Menurut Aisyah, keberadaan berbagai mata kajian di Ma’had menjadi kesempatan bagi mahasantri untuk mengembangkan diri, tidak hanya dalam aspek keagamaan, tetapi juga kemampuan bahasa.
“Saya berharap pembelajaran satu semester ke depan bisa berjalan dengan lancar dan menyenangkan. Semoga kami sebagai mahasantri dapat mengikuti setiap pembelajaran dengan lebih disiplin, aktif, dan sungguh-sungguh. Saya juga berharap apa yang kami pelajari, baik dalam bidang keagamaan maupun bahasa Arab dan bahasa Inggris, tidak hanya berhenti di kelas, tetapi bisa kami praktikkan dalam kehidupan sehari-hari,” ujar Aisyah.
Ia juga berharap kebersamaan antarmahasantri selama mengikuti proses pembelajaran dapat semakin kuat. Menurutnya, suasana belajar yang saling mendukung akan membuat proses pembelajaran menjadi lebih nyaman dan memotivasi mahasantri untuk terus berkembang.
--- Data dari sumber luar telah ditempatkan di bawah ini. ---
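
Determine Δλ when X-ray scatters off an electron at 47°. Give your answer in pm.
0.7716 pm

Using the Compton scattering formula:
Δλ = λ_C(1 - cos θ)

where λ_C = h/(m_e·c) ≈ 2.4263 pm is the Compton wavelength of an electron.

For θ = 47°:
cos(47°) = 0.6820
1 - cos(47°) = 0.3180

Δλ = 2.4263 × 0.3180
Δλ = 0.7716 pm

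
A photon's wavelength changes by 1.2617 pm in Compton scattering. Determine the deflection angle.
61.32°

From the Compton formula Δλ = λ_C(1 - cos θ), we can solve for θ:

cos θ = 1 - Δλ/λ_C

Given:
- Δλ = 1.2617 pm
- λ_C = h/(m_e·c) ≈ 2.42631024 pm

cos θ = 1 - 1.2617/2.42631024
cos θ = 1 - 0.520008
cos θ = 0.479992

θ = arccos(0.479992)
θ = 61.32°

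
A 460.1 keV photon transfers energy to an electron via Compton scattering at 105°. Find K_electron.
244.4381 keV

By energy conservation: K_e = E_initial - E_final

First find the scattered photon energy:
Initial wavelength: λ = hc/E = 2.6947 pm
Compton shift: Δλ = λ_C(1 - cos(105°)) = 3.0543 pm
Final wavelength: λ' = 2.6947 + 3.0543 = 5.7490 pm
Final photon energy: E' = hc/λ' = 215.6619 keV

Electron kinetic energy:
K_e = E - E' = 460.1000 - 215.6619 = 244.4381 keV

(Intermediate values are shown rounded; full precision is carried through to the final answer.)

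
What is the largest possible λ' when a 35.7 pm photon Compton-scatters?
40.5526 pm (at θ = 180°)

The Compton shift is Δλ = λ_C(1 − cos θ).

Since cos θ ranges from −1 to 1, the factor (1 − cos θ) ranges from 0 to 2; the maximum shift occurs at θ = 180° (backscattering):
Δλ_max = 2λ_C = 2 × 2.4263 pm = 4.8526 pm

Maximum scattered wavelength:
λ'_max = λ₀ + Δλ_max = 35.7 + 4.8526 = 40.5526 pm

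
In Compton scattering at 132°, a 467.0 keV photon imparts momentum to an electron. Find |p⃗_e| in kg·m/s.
3.2414e-22 kg·m/s

The electron is initially at rest, so by conservation of momentum:
p⃗_e = p⃗₀ − p⃗'  (incident photon momentum minus scattered photon momentum)

Photon momentum magnitudes (p = h/λ = E/c):
λ₀ = hc/E₀ = 2.6549 pm → p₀ = h/λ₀ = 2.4958e-22 kg·m/s
Δλ = λ_C(1 − cos 132°) = 4.0498 pm
λ' = 6.7047 pm → p' = h/λ' = 9.8827e-23 kg·m/s

The scattered photon makes angle θ = 132° with the incident direction, so by the law of cosines:
|p⃗_e|² = p₀² + p'² − 2p₀p'cos θ
|p⃗_e|² = (2.4958e-22)² + (9.8827e-23)² − 2·2.4958e-22·9.8827e-23·cos(132°)
|p⃗_e| = 3.2414e-22 kg·m/s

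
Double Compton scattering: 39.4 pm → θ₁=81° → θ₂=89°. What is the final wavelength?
43.8307 pm

Apply Compton shift twice:

First scattering at θ₁ = 81°:
Δλ₁ = λ_C(1 - cos(81°))
Δλ₁ = 2.4263 × 0.8436
Δλ₁ = 2.0468 pm

After first scattering:
λ₁ = 39.4 + 2.0468 = 41.4468 pm

Second scattering at θ₂ = 89°:
Δλ₂ = λ_C(1 - cos(89°))
Δλ₂ = 2.4263 × 0.9825
Δλ₂ = 2.3840 pm

Final wavelength:
λ₂ = 41.4468 + 2.3840 = 43.8307 pm

Total shift: Δλ_total = 2.0468 + 2.3840 = 4.4307 pm

(Intermediate values are shown rounded; full precision is carried through to the final answer.)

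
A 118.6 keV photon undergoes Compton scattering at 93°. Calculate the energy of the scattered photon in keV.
95.3191 keV

First convert energy to wavelength:
λ = hc/E, with hc ≈ 1239.842 keV·pm (i.e. 1239.842 eV·nm)

For E = 118.6 keV = 118600 eV:
λ = 1239.842 keV·pm / 118.6 keV
λ = 10.4540 pm

Calculate the Compton shift:
Δλ = λ_C(1 - cos(93°)) = 2.4263 × 1.0523
Δλ = 2.5533 pm

Final wavelength:
λ' = 10.4540 + 2.5533 = 13.0073 pm

Final energy:
E' = hc/λ' = 1239.842 / 13.0073 = 95.3191 keV

(Intermediate values are shown rounded; full precision is carried through to the final answer.)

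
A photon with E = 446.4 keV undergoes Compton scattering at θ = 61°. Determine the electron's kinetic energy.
138.5510 keV

By energy conservation: K_e = E_initial - E_final

First find the scattered photon energy:
Initial wavelength: λ = hc/E = 2.7774 pm
Compton shift: Δλ = λ_C(1 - cos(61°)) = 1.2500 pm
Final wavelength: λ' = 2.7774 + 1.2500 = 4.0274 pm
Final photon energy: E' = hc/λ' = 307.8490 keV

Electron kinetic energy:
K_e = E - E' = 446.4000 - 307.8490 = 138.5510 keV

(Intermediate values are shown rounded; full precision is carried through to the final answer.)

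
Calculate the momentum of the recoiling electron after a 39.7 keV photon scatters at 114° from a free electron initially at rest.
3.3854e-23 kg·m/s

The electron is initially at rest, so by conservation of momentum:
p⃗_e = p⃗₀ − p⃗'  (incident photon momentum minus scattered photon momentum)

Photon momentum magnitudes (p = h/λ = E/c):
λ₀ = hc/E₀ = 31.2303 pm → p₀ = h/λ₀ = 2.1217e-23 kg·m/s
Δλ = λ_C(1 − cos 114°) = 3.4132 pm
λ' = 34.6435 pm → p' = h/λ' = 1.9126e-23 kg·m/s

The scattered photon makes angle θ = 114° with the incident direction, so by the law of cosines:
|p⃗_e|² = p₀² + p'² − 2p₀p'cos θ
|p⃗_e|² = (2.1217e-23)² + (1.9126e-23)² − 2·2.1217e-23·1.9126e-23·cos(114°)
|p⃗_e| = 3.3854e-23 kg·m/s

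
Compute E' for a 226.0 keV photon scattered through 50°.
195.1667 keV

First convert energy to wavelength:
λ = hc/E, with hc ≈ 1239.842 keV·pm (i.e. 1239.842 eV·nm)

For E = 226.0 keV = 226000 eV:
λ = 1239.842 keV·pm / 226.0 keV
λ = 5.4860 pm

Calculate the Compton shift:
Δλ = λ_C(1 - cos(50°)) = 2.4263 × 0.3572
Δλ = 0.8667 pm

Final wavelength:
λ' = 5.4860 + 0.8667 = 6.3527 pm

Final energy:
E' = hc/λ' = 1239.842 / 6.3527 = 195.1667 keV

(Intermediate values are shown rounded; full precision is carried through to the final answer.)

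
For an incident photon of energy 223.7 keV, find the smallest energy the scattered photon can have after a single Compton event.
119.2723 keV (at θ = 180°)

The scattered photon has minimum energy when its wavelength is maximum, i.e., when the Compton shift Δλ = λ_C(1 − cos θ) is maximum. This occurs at θ = 180° (backscattering), giving Δλ_max = 2λ_C = 4.8526 pm.

Initial wavelength: λ₀ = hc/E₀ = 5.5424 pm
Maximum final wavelength: λ'_max = λ₀ + 2λ_C = 5.5424 + 4.8526 = 10.3951 pm
Minimum final energy: E'_min = hc/λ'_max = 119.2723 keV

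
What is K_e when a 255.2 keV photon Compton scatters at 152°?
123.6787 keV

By energy conservation: K_e = E_initial - E_final

First find the scattered photon energy:
Initial wavelength: λ = hc/E = 4.8583 pm
Compton shift: Δλ = λ_C(1 - cos(152°)) = 4.5686 pm
Final wavelength: λ' = 4.8583 + 4.5686 = 9.4269 pm
Final photon energy: E' = hc/λ' = 131.5213 keV

Electron kinetic energy:
K_e = E - E' = 255.2000 - 131.5213 = 123.6787 keV

(Intermediate values are shown rounded; full precision is carried through to the final answer.)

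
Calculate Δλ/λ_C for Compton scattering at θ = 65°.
0.5774 λ_C

The Compton shift formula is:
Δλ = λ_C(1 - cos θ)

Dividing both sides by λ_C:
Δλ/λ_C = 1 - cos θ

For θ = 65°:
Δλ/λ_C = 1 - cos(65°)
Δλ/λ_C = 1 - 0.4226
Δλ/λ_C = 0.5774

This means the shift is 0.5774 × λ_C = 1.4009 pm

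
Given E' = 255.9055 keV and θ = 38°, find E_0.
286.3000 keV

Convert final energy to wavelength (hc ≈ 1239.842 keV·pm):
λ' = hc/E' = 1239.842 / 255.9055 = 4.8449 pm

Calculate the Compton shift:
Δλ = λ_C(1 - cos(38°))
Δλ = 2.4263 × (1 - cos(38°))
Δλ = 0.5144 pm

Initial wavelength:
λ = λ' - Δλ = 4.8449 - 0.5144 = 4.3306 pm

Initial energy:
E = hc/λ = 1239.842 / 4.3306 = 286.3000 keV

(Intermediate values are shown rounded; full precision is carried through to the final answer.)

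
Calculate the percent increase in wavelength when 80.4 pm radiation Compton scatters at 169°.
5.9802%

Calculate the Compton shift:
Δλ = λ_C(1 - cos(169°))
Δλ = 2.4263 × (1 - cos(169°))
Δλ = 2.4263 × 1.9816
Δλ = 4.8080 pm

Percentage change:
(Δλ/λ₀) × 100 = (4.8080/80.4) × 100
= 5.9802%

(Intermediate values are shown rounded; full precision is carried through to the final answer.)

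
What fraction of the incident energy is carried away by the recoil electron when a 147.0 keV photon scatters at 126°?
0.3135 (or 31.35%)

Calculate initial and final photon energies:

Initial: E₀ = 147.0 keV → λ₀ = 8.4343 pm
Compton shift: Δλ = 3.8525 pm
Final wavelength: λ' = 12.2868 pm
Final energy: E' = 100.9088 keV

Fractional energy loss:
(E₀ - E')/E₀ = (147.0000 - 100.9088)/147.0000
= 46.0912/147.0000
= 0.3135
= 31.35%

(Intermediate values are shown rounded; full precision is carried through to the final answer.)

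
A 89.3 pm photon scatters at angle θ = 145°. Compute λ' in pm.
93.7138 pm

Using the Compton scattering formula:
λ' = λ + Δλ = λ + λ_C(1 - cos θ)

Given:
- Initial wavelength λ = 89.3 pm
- Scattering angle θ = 145°
- Compton wavelength λ_C ≈ 2.4263 pm

Calculate the shift:
Δλ = 2.4263 × (1 - cos(145°))
Δλ = 2.4263 × 1.8192
Δλ = 4.4138 pm

Final wavelength:
λ' = 89.3 + 4.4138 = 93.7138 pm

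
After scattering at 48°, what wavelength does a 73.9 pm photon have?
74.7028 pm

Using the Compton scattering formula:
λ' = λ + Δλ = λ + λ_C(1 - cos θ)

Given:
- Initial wavelength λ = 73.9 pm
- Scattering angle θ = 48°
- Compton wavelength λ_C ≈ 2.4263 pm

Calculate the shift:
Δλ = 2.4263 × (1 - cos(48°))
Δλ = 2.4263 × 0.3309
Δλ = 0.8028 pm

Final wavelength:
λ' = 73.9 + 0.8028 = 74.7028 pm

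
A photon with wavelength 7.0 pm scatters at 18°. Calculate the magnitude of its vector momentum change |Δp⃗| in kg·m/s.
2.9410e-23 kg·m/s

Photon momentum magnitude is p = h/λ.

Initial momentum:
p₀ = h/λ = 6.6261e-34/7.0000e-12 = 9.4658e-23 kg·m/s

After scattering:
λ' = λ + Δλ = 7.0 + 0.1188 = 7.1188 pm
p' = h/λ' = 6.6261e-34/7.1188e-12 = 9.3079e-23 kg·m/s

Momentum is a vector; the scattered photon's direction makes angle θ = 18° with the incident direction. The magnitude of the vector change Δp⃗ = p⃗₀ − p⃗' is found from the law of cosines:
|Δp⃗|² = p₀² + p'² − 2p₀p'cos θ
|Δp⃗|² = (9.4658e-23)² + (9.3079e-23)² − 2·9.4658e-23·9.3079e-23·cos(18°)
|Δp⃗| = 2.9410e-23 kg·m/s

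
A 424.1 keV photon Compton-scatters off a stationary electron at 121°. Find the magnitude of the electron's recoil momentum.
2.9136e-22 kg·m/s

The electron is initially at rest, so by conservation of momentum:
p⃗_e = p⃗₀ − p⃗'  (incident photon momentum minus scattered photon momentum)

Photon momentum magnitudes (p = h/λ = E/c):
λ₀ = hc/E₀ = 2.9235 pm → p₀ = h/λ₀ = 2.2665e-22 kg·m/s
Δλ = λ_C(1 − cos 121°) = 3.6760 pm
λ' = 6.5994 pm → p' = h/λ' = 1.0040e-22 kg·m/s

The scattered photon makes angle θ = 121° with the incident direction, so by the law of cosines:
|p⃗_e|² = p₀² + p'² − 2p₀p'cos θ
|p⃗_e|² = (2.2665e-22)² + (1.0040e-22)² − 2·2.2665e-22·1.0040e-22·cos(121°)
|p⃗_e| = 2.9136e-22 kg·m/s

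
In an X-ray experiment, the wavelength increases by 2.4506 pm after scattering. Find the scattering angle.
90.57°

From the Compton formula Δλ = λ_C(1 - cos θ), we can solve for θ:

cos θ = 1 - Δλ/λ_C

Given:
- Δλ = 2.4506 pm
- λ_C = h/(m_e·c) ≈ 2.42631024 pm

cos θ = 1 - 2.4506/2.42631024
cos θ = 1 - 1.010011
cos θ = -0.010011

θ = arccos(-0.010011)
θ = 90.57°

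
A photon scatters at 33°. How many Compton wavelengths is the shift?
0.1613 λ_C

The Compton shift formula is:
Δλ = λ_C(1 - cos θ)

Dividing both sides by λ_C:
Δλ/λ_C = 1 - cos θ

For θ = 33°:
Δλ/λ_C = 1 - cos(33°)
Δλ/λ_C = 1 - 0.8387
Δλ/λ_C = 0.1613

This means the shift is 0.1613 × λ_C = 0.3914 pm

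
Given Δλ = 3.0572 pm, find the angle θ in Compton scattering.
105.07°

From the Compton formula Δλ = λ_C(1 - cos θ), we can solve for θ:

cos θ = 1 - Δλ/λ_C

Given:
- Δλ = 3.0572 pm
- λ_C = h/(m_e·c) ≈ 2.42631024 pm

cos θ = 1 - 3.0572/2.42631024
cos θ = 1 - 1.260020
cos θ = -0.260020

θ = arccos(-0.260020)
θ = 105.07°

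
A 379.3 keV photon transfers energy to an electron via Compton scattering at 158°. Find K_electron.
223.2412 keV

By energy conservation: K_e = E_initial - E_final

First find the scattered photon energy:
Initial wavelength: λ = hc/E = 3.2688 pm
Compton shift: Δλ = λ_C(1 - cos(158°)) = 4.6759 pm
Final wavelength: λ' = 3.2688 + 4.6759 = 7.9447 pm
Final photon energy: E' = hc/λ' = 156.0588 keV

Electron kinetic energy:
K_e = E - E' = 379.3000 - 156.0588 = 223.2412 keV

(Intermediate values are shown rounded; full precision is carried through to the final answer.)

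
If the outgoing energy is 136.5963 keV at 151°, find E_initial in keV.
273.7998 keV

Convert final energy to wavelength (hc ≈ 1239.842 keV·pm):
λ' = hc/E' = 1239.842 / 136.5963 = 9.0767 pm

Calculate the Compton shift:
Δλ = λ_C(1 - cos(151°))
Δλ = 2.4263 × (1 - cos(151°))
Δλ = 4.5484 pm

Initial wavelength:
λ = λ' - Δλ = 9.0767 - 4.5484 = 4.5283 pm

Initial energy:
E = hc/λ = 1239.842 / 4.5283 = 273.7998 keV

(Intermediate values are shown rounded; full precision is carried through to the final answer.)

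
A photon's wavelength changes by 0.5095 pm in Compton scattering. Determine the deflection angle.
37.81°

From the Compton formula Δλ = λ_C(1 - cos θ), we can solve for θ:

cos θ = 1 - Δλ/λ_C

Given:
- Δλ = 0.5095 pm
- λ_C = h/(m_e·c) ≈ 2.42631024 pm

cos θ = 1 - 0.5095/2.42631024
cos θ = 1 - 0.209990
cos θ = 0.790010

θ = arccos(0.790010)
θ = 37.81°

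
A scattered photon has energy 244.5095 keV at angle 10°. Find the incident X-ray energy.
246.2999 keV

Convert final energy to wavelength (hc ≈ 1239.842 keV·pm):
λ' = hc/E' = 1239.842 / 244.5095 = 5.0707 pm

Calculate the Compton shift:
Δλ = λ_C(1 - cos(10°))
Δλ = 2.4263 × (1 - cos(10°))
Δλ = 0.0369 pm

Initial wavelength:
λ = λ' - Δλ = 5.0707 - 0.0369 = 5.0339 pm

Initial energy:
E = hc/λ = 1239.842 / 5.0339 = 246.2999 keV

(Intermediate values are shown rounded; full precision is carried through to the final answer.)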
“Semoga selama satu semester ini kami bisa saling mendukung dan memotivasi. Saya ingin menjadi lebih baik dalam membaca dan memahami Al-Qur’an, menambah hafalan, memperdalam ilmu agama, sekaligus meningkatkan kemampuan berbahasa. Harapannya, semester ini menjadi proses untuk kami berkembang menjadi pribadi yang lebih percaya diri, disiplin, dan berakhlak,” tambahnya.
Melalui pelaksanaan Program Keagamaan dan Intensif Bahasa, Ma’had Al-Jami’ah terus berupaya menghadirkan pola pembinaan yang seimbang antara aspek intelektual, spiritual, dan keterampilan.
Pembelajaran yang berlangsung selama satu semester diharapkan mampu memberikan dampak nyata terhadap perkembangan mahasantri. Pengetahuan keagamaan menjadi fondasi dalam membentuk karakter, sementara kemampuan bahasa menjadi bekal untuk memperluas wawasan dan komunikasi.
Dengan dukungan dosen dan pengajar profesional di bidangnya serta partisipasi aktif seluruh mahasantri, 16 pertemuan pembelajaran diharapkan tidak sekadar menjadi agenda rutin akademik. Lebih dari itu, setiap pertemuan diharapkan menjadi proses pembentukan kebiasaan baik dan peningkatan kapasitas diri.
Memasuki Semester Ganjil Tahun Akademik 2026/2027, Ma’had Al-Jami’ah IAIN SAS Bangka Belitung meneguhkan komitmennya untuk terus menghadirkan pembinaan yang mampu mengintegrasikan keilmuan, keagamaan, keterampilan bahasa, dan akhlak.
Bagi para mahasantri, semester baru bukan sekadar pergantian jadwal pembelajaran. Ia menjadi kesempatan untuk membuka lembaran baru, memperbaiki kekurangan, meningkatkan kemampuan, dan menumbuhkan semangat untuk terus belajar.
Melalui proses yang konsisten selama satu semester, Ma’had Al-Jami’ah diharapkan mampu menjadi ruang tumbuh bagi mahasantri untuk menjadi pribadi yang berilmu, berakhlak, percaya diri, disiplin, serta siap berkontribusi di tengah masyarakat.